From the start of the Iraq issue, Number 10 has consistently underestimated the passions aroused in the country at large. Blair, and his supporters, are still inclined to talk of opposition to the war as if it were confined to a few woolly-minded Lib Dems and some maliciously inclined opponents in the media. It wasn't. The millions who came out in demonstration did so because they profoundly believed the war to be wrong in principle and suspect in motivation.

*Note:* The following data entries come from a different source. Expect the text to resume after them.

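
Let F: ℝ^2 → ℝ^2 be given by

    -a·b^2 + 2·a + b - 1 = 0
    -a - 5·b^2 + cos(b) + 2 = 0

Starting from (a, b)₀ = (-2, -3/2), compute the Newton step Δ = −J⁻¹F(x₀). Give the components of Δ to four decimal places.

At (-2, -3/2): F = (-2.0000, -7.179263).
Jacobian J = [[-b^2 + 2, -2·a·b + 1], [-1, -10·b - sin(b)]].
At the point, J = [[-0.2500, -5.0000], [-1.0000, 15.997495]] (det J = -8.999374).
Solving J·Δ = −F gives Δ = (-7.5440, -0.0228).

(-7.5440, -0.0228)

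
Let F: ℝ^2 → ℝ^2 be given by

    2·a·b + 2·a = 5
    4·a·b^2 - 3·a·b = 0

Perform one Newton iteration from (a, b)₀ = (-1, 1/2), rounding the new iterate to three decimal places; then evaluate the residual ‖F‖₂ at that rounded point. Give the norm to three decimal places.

2.865

At (-1, 1/2): F = (-8.000, 0.500).
Jacobian J = [[2·b + 2, 2·a], [4·b^2 - 3·b, 8·a·b - 3·a]].
At the point, J = [[3.000, -2.000], [-0.500, -1.000]] (det J = -4.000).
Solving J·Δ = −F gives Δ = (2.250, -0.625).
Then the next iterate is (a, b)₁ = (1.250, -0.125).
Re-evaluating at (1.250, -0.125): F = (-2.81250, 0.54688), so ‖F‖₂ = 2.865.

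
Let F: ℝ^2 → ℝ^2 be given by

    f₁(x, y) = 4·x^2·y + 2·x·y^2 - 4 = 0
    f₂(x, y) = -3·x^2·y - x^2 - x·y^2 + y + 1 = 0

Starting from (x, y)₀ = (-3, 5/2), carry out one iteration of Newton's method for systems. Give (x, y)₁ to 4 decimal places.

(-2.1811, 0.8996)

At (-3, 5/2): F = (48.5000, -54.2500).
Jacobian J = [[8·x·y + 2·y^2, 4·x^2 + 4·x·y], [-6·x·y - 2·x - y^2, -3·x^2 - 2·x·y + 1]].
At the point, J = [[-47.5000, 6.0000], [44.7500, -11.0000]] (det J = 254.0000).
Solving J·Δ = −F gives Δ = (0.8189, -1.6004).
Then the next iterate is (x, y)₁ = (-2.1811, 0.8996).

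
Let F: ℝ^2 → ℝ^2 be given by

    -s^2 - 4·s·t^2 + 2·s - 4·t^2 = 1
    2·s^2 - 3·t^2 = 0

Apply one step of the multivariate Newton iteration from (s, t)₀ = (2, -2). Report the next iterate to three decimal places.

(1.340, -1.227)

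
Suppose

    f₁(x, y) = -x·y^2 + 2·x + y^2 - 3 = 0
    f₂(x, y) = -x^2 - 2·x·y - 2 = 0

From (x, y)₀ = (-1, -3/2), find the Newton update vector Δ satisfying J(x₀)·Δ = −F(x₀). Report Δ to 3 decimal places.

At (-1, -3/2): F = (-0.500, -6.000).
Jacobian J = [[-y^2 + 2, -2·x·y + 2·y], [-2·x - 2·y, -2·x]].
At the point, J = [[-0.250, -6.000], [5.000, 2.000]] (det J = 29.500).
Solving J·Δ = −F gives Δ = (1.254, -0.136).

(1.254, -0.136)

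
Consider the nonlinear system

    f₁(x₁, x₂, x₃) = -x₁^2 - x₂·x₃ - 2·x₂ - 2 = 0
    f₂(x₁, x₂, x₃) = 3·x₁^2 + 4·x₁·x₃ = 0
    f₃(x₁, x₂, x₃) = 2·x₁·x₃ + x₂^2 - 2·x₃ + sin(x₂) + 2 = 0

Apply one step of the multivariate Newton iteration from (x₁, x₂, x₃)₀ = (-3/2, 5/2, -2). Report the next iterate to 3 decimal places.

At (-3/2, 5/2, -2): F = (-4.250, 18.750, 18.84847).
Jacobian J = [[-2·x₁, -x₃ - 2, -x₂], [6·x₁ + 4·x₃, 0, 4·x₁], [2·x₃, 2·x₂ + cos(x₂), 2·x₁ - 2]].
At the point, J = [[3.000, 0.000, -2.500], [-17.000, 0.000, -6.000], [-4.000, 4.19886, -5.000]] (det J = 254.03081).
Solving J·Δ = −F gives Δ = (1.196, -3.664, -0.264).
Then the next iterate is (x₁, x₂, x₃)₁ = (-0.304, -1.164, -2.264).

(-0.304, -1.164, -2.264)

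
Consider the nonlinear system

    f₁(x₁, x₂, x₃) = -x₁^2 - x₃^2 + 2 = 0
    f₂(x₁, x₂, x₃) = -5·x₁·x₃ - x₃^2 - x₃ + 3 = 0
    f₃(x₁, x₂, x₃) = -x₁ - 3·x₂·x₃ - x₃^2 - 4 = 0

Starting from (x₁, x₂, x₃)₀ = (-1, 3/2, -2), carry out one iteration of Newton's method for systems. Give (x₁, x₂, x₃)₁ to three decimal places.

(-0.500, 1.292, -1.500)

At (-1, 3/2, -2): F = (-3.000, -9.000, 2.000).
Jacobian J = [[-2·x₁, 0, -2·x₃], [-5·x₃, 0, -5·x₁ - 2·x₃ - 1], [-1, -3·x₃, -3·x₂ - 2·x₃]].
At the point, J = [[2.000, 0.000, 4.000], [10.000, 0.000, 8.000], [-1.000, 6.000, -0.500]] (det J = 144.000).
Solving J·Δ = −F gives Δ = (0.500, -0.208, 0.500).
Then the next iterate is (x₁, x₂, x₃)₁ = (-0.500, 1.292, -1.500).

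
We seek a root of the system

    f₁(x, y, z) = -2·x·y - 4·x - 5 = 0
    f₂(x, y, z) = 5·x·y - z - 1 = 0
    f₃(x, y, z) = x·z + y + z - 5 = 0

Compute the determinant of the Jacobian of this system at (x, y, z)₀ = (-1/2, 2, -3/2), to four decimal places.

-1.5000

J = [[-2·y - 4, -2·x, 0], [5·y, 5·x, -1], [z, 1, x + 1]].
At the point, J = [[-8.0000, 1.0000, 0.0000], [10.0000, -2.5000, -1.0000], [-1.5000, 1.0000, 0.5000]].
det J = -1.5000.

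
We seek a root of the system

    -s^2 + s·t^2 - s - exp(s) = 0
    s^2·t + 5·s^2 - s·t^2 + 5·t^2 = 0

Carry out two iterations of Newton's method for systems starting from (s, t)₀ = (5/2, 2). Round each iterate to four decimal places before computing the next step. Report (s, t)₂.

At (5/2, 2): F = (-10.932494, 53.7500).
Jacobian J = [[-2·s + t^2 - exp(s) - 1, 2·s·t], [2·s·t + 10·s - t^2, s^2 - 2·s·t + 10·t]].
At the point, J = [[-14.182494, 10.0000], [31.0000, 16.2500]] (det J = -540.465527).
Solving J·Δ = −F gives Δ = (-1.3232, -0.7834).
Then the next iterate is (s, t)₁ = (1.1768, 1.2166).
Round to (1.1768, 1.2166) and repeat: F = (-4.063835, 14.267888), J = [[-5.117461, 2.863390], [13.151274, 10.687468]].
Δ = (-0.9127, -0.2119), so (s, t)₂ = (0.2641, 1.0047).

(0.2641, 1.0047)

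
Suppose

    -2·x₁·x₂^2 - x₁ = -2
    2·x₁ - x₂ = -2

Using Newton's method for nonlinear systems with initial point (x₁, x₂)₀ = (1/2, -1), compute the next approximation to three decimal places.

(-8.000, -14.000)

At (1/2, -1): F = (0.500, 4.000).
Jacobian J = [[-2·x₂^2 - 1, -4·x₁·x₂], [2, -1]].
At the point, J = [[-3.000, 2.000], [2.000, -1.000]] (det J = -1.000).
Solving J·Δ = −F gives Δ = (-8.500, -13.000).
Then the next iterate is (x₁, x₂)₁ = (-8.000, -14.000).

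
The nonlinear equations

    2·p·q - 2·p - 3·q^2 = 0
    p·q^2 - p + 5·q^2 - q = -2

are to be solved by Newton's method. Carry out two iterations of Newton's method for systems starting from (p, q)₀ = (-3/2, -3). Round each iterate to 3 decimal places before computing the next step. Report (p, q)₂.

(-6.494, -2.055)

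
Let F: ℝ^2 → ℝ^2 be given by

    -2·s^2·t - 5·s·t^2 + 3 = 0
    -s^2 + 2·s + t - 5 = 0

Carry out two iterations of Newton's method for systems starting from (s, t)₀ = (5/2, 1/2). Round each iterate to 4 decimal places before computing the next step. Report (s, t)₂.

(-32.1749, 26.9489)

At (5/2, 1/2): F = (-6.3750, -5.7500).
Jacobian J = [[-4·s·t - 5·t^2, -2·s^2 - 10·s·t], [-2·s + 2, 1]].
At the point, J = [[-6.2500, -25.0000], [-3.0000, 1.0000]] (det J = -81.2500).
Solving J·Δ = −F gives Δ = (-1.8477, 0.2069).
Then the next iterate is (s, t)₁ = (0.6523, 0.7069).
Round to (0.6523, 0.7069) and repeat: F = (0.768638, -3.413995), J = [[-4.342982, -5.462099], [0.6954, 1.0000]].
Δ = (-32.8272, 26.2420), so (s, t)₂ = (-32.1749, 26.9489).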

The revelations about the paucity and misuse of intelligence have only made them angrier. At the same time - and this, too, Blair tends to underestimate - a proportion (I suspect a substantial one) of the public was unhappy about the war but persuaded to support invasion on the grounds that the Prime Minister must have had good reason for saying Saddam was too big a threat to warrant waiting for UN approval. These people now feel betrayed. Even those who, in a very English way, accept that we went to war on the wrong grounds but that, in the end, it was the right thing to do to unseat a tyrant, feel incensed that Blair has not had the courage to be honest with them about the reasons.

That sense of anger and betrayal is simply not going to allow the Prime Minister to achieve closure on the issue, even if things go "right" in Iraq. Each time there is an occasion - the death of our soldiers, a new revelation about intelligence, further hearings by the parliamentary committees - it will flare up again. The combination of a public which no longer trusts its premier but doesn't believe it can do anything about it is not a good one in democratic politics. It will keep coming back to bite Blair any time he is perceived to have become complacent or uncaring.

This week saw Tony Blair putting the final touches to his "narrative" justifying war - that he was concerned with Saddam Hussein's potential threat to world peace, that his intention to deceive put him in conflict with UN resolution 1441, and that Britain and the US couldn't wait for UN sanction because certain countries (ie France) weren't prepared to accept an ultimatum.

But this week also showed a majority of the British public holding to a different narrative - that Blair backed a war that the US had predetermined for reasons of its own, that he needed, for legal reasons, to show that there was a clear and immediate danger from Saddam, that, hey presto, a handful of intelligence sources was suddenly found (and then discarded) to justify that claim, and that the Prime Minister still won't come clean about it.

After this week's debates, no one can deny Blair's mastery of the Commons. But until he can find some way of reconciling, or at any rate bridging, the two narratives of war, he cannot hope to master the public.